5.22.2011

frank lindh: bin laden's gone. can my son come home?

Frank Lindh, father of John Walker Lindh, asks, "Bin Laden's Gone. Can My Son Come Home?"

Can everyone's son and daughter come home? John Walker Lindh and Omar Khadr? Those in Afghanistan, those in Guantanamo, those in Iraq? Everyone who hasn't been blown to bits. Everyone who survived their torture. Everyone who still lives and breathes.

Now that the meaningless death of one man has laid the groundwork, can we please get the US and Canada out of Afghanistan, and let the Afghans rebuild and recover? How much more liberation must they endure?

On the evening of May 1, we learned that Osama bin Laden had been killed. The following dawn, I left my house in the Bay Area to catch a bus to Oakland International Airport. I flew to Indianapolis for a scheduled visit with my son, John Walker Lindh, at the federal prison in Terre Haute, Ind.

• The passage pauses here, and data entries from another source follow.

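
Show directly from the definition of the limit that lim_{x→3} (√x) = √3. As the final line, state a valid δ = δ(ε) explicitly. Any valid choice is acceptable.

δ = min(3, √3·ε)

Let ε > 0. We want δ > 0 such that 0 < |x − 3| < δ implies |√x − √3| < ε.
Rationalise: √x − √3 = (x − 3)/(√x + √3), so |√x − √3| = |x − 3|/(√x + √3).
Restrict δ ≤ 3 so that |x − 3| < 3 forces x > 0, and then √x + √3 > √3.
Hence |√x − √3| < |x − 3|/√3, which is < ε once |x − 3| < √3·ε.
Take δ = min(3, √3·ε). If 0 < |x − 3| < δ then x > 0 and |√x − √3| < |x − 3|/√3 < ε.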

I love my son. I enjoy our periodic visits and our weekly telephone calls, but this visit felt different. “If Bin Laden is dead,” I kept thinking, “why can’t John come home?”

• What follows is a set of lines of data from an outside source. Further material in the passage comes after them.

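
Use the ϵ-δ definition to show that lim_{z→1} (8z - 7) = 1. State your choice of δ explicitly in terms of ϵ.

δ = ϵ/8

Let ϵ > 0. We need δ > 0 so that 0 < |z − 1| < δ implies |(8z - 7) − 1| < ϵ.
|(8z - 7) − 1| = |8z - 8| = 8|z − 1|.
So 8|z − 1| < ϵ exactly when |z − 1| < ϵ/8.
Choosing δ = ϵ/8 gives |(8z - 7) − 1| = 8|z − 1| < ϵ whenever |z − 1| < δ.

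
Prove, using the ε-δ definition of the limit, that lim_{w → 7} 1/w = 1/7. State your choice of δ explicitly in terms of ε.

Let ε > 0 be given. We seek δ > 0 such that 0 < |w − 7| < δ implies |1/w − (1/7)| < ε.
|1/w − (1/7)| = |7 − w|/(7·|w|) = |w − 7|/(7|w|).
Restrict δ ≤ 7/2. Then |w − 7| < 7/2 gives |w| > 7/2, so 7|w| > 49/2.
Then |1/w − (1/7)| < |w − 7|/(49/2), which is < ε when |w − 7| < (49/2)ε.
Take δ = min(7/2, (49/2)ε). Then 0 < |w − 7| < δ gives both |w − 7| < 7/2 and |w − 7| < (49/2)ε, so |1/w − (1/7)| < ε.

δ = min(7/2, (49/2)ε)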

A convert to Islam, John was found, unarmed and wounded, in a warlord’s fortress in northern Afghanistan in December 2001. He was subjected to physical and psychological abuse — a precursor to the mistreatment of many prisoners, in both Afghanistan and Iraq, by the American military during the George W. Bush era. Marines took a photograph of John, blindfolded, bound and naked. It was published and broadcast worldwide.

In post-9/11 America, John became a symbol of “the other.” He was called the American Taliban. A traitor. Detainee No. 1 in the war on terrorism.

President George W. Bush called John a “Qaeda fighter.” Defense Secretary Donald H. Rumsfeld said, inaccurately, that he had been captured “with an AK-47.” Attorney General John Ashcroft said John had “turned his back on our country and our values.” Mayor Rudolph W. Giuliani suggested that John be put to death for treason; polls showed that many Americans agreed.

. . . .

But John’s case was never about evidence. It was based purely on emotion — shock and anger over 9/11, compounded with a deep frustration that Bin Laden was able to escape from American forces. During the prison raid in which John was captured, another young American, a C.I.A. officer named Johnny Micheal Spann, was fatally shot. Mr. Spann’s father has pushed for harsh punishment. I respect his grief, and his son’s heroism. But his belief that John somehow was responsible for, or could have prevented, the death of his son is mistaken.

In fact, in a plea deal in October 2002, the government dropped its most serious accusations against John, including terrorism and conspiracy to kill Americans. John acknowledged only that he had aided the Taliban and carried weapons. For this, he accepted a term of 20 years’ imprisonment. He turned 30 in February.

On May 2 and 3, I had two long visits with John. He remains idealistic and spiritual, and a practicing Muslim. He once told me he thought Bin Laden had done more harm to Islam than anyone in history. As I said farewell, we both felt a sense of closure. I saw grief in his eyes over the pain he has caused himself and his family.

John was a scapegoat, wrongly accused of terrorism at a moment when our grieving country needed someone to blame because the real terrorist had gotten away. Now that Bin Laden is dead, I hope President Obama, and the American people, can find it in their hearts to release John, and let him come home. Ten years is enough.